Cherreads

Kali: Ascension Log

Asurwriter
56
chs / week
The average realized release rate over the past 30 days is 56 chs / week.
--
NOT RATINGS
1.3k
Views
Synopsis
When the sky tears open and an alien civilization rewrites Earth’s fate, seventeen-year-old Kali Lin is given ninety days to rise above extinction. Born without talent, burdened by poverty, and crushed beneath a ruthless new ranking system, Kali enters a universe where only power decides the future. As cosmic laws awaken and monsters stalk the stars, he gambles his life in gravity chambers, battle arenas, and forbidden simulations — not for glory, but for survival. Kali: Ascension Log is a slow-burn sci-fi epic of pressure, sacrifice, and relentless growth, where every breakthrough is earned in blood.
VIEW MORE

Chapter 1 - Kali: Ascension LogChapter 1

The rain had stopped an hour ago, but the alley behind Block-12 still stank of rust, ozone, and old blood.

Kali Lin sat on the edge of the concrete step outside their apartment cube, boots off, toes numb, watching the neon glow of Sector-3 crawl across the wet pavement. Above him, seventy-five floors of stacked living cells loomed like the ribcage of some dead god.

Inside, the lights were off.

They kept them off when the credit meter ran too low.

His mother's voice drifted through the half-open door.

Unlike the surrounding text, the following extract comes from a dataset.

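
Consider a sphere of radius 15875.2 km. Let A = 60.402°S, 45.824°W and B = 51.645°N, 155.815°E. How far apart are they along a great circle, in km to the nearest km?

45768 km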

"Lin Wei… we can't keep doing this."

Kali didn't move.

His father answered quietly. He always answered quietly now.

"I know."

A pause. Then, softer:

"The power bill is due tomorrow. And the school sent another notice for Kali's exam fees. They won't let him sit the mock trials without payment."

Another pause.

"And Lin Tian's medicine…"

The word medicine hit harder than any punch.

Kali's jaw tightened.

He stood, pushed the door open, and stepped inside.

Their entire home was twenty square meters: one narrow sleeping platform for his parents, a folding cot for Tian near the wall, a single cooking unit, and a table scarred by decades of use. Pipes rattled behind thin metal panels. The air tasted of recycled oxygen and boiling nutrient paste.

Tian lay on the cot, eyes closed, a faint glow drifting around her fingertips — ambient cosmic energy responding to her natural aptitude even in sleep.

She was thirteen.

Already stronger than both their parents.

Kali crossed the room and brushed her hair back gently. She stirred.

"Brother?"

"Go back to sleep."

She smiled faintly and closed her eyes again.

Kali turned.

His father sat at the table, shoulders hunched, face carved by exhaustion. His mother stood near the sink, hands trembling as she rinsed an empty cup.

They both looked at Kali.

Neither of them spoke.

Because none of them needed to.

Kali inhaled.

"I'll handle the fees."

His mother shook her head. "Kali, don't—"

"I said I'll handle it."

Lin Wei met his son's gaze, shame and pride burning together.

"You already gave the dojo your last credits this month."

"I'll find more."

"How?" his father asked.

Kali didn't answer.

Because the answer was obvious.

The heavy gravity chambers.

The bounty arenas.

The places where boys without contracts went to see how much of themselves they could burn before the system noticed.

He picked up his jacket.

"Don't wait up," Kali said.

Outside, the city roared.

Sky-cruisers sliced the air lanes. Energy grids hummed through megastructures. Screens across every district flashed the same message:

FEDERATION EXAM CYCLE — 90 DAYS REMAINING

Ninety days.

Ninety days to reach Planetary Rank 7.

Or his entire life would collapse into labor quotas and gravity shifts like his parents.

Kali pulled his hood up and started running.

Two hours later, the sky changed.

The wind died.

Every screen across Sector-3 froze.

Then the stars… moved.

Not slowly.

They twisted.

A wound tore open in space above Earth's orbit, swallowing constellations and vomiting light. Thunder without sound rippled through the atmosphere. The ground shuddered as if the planet itself had inhaled.

People screamed.

Kali skidded to a stop in the street, chest heaving, eyes locked on the sky.

From the wound descended something impossible.

A vessel the size of a continent.

Black. Faceted. Burning with alien constellations.

Every satellite died.

Every communication channel went silent.

And in that silence, a voice spoke — not through speakers, but directly into the human nervous system.

"Primitive civilization of Sol. This is Captain Arx'Kai of the Universal Alliance."

Kali dropped to one knee, hands clamped to his head.

Every human on Earth did the same.

"Your world exists within a Dead Zone. Your extinction probability within the next five centuries exceeds ninety-seven percent."

The city screamed again.

"You have been detected by accident. The Alliance offers you one chance."

The sky itself seemed to hold its breath.

"Accept the New Civilization Protocol… or remain as you are and vanish."

Kali's vision blurred.

His family.

Tian.

The exam.

The debt.

The pressure crushing down on his bones.

Above him, the alien vessel burned like a new sun.

And the world of man stepped across the edge of history.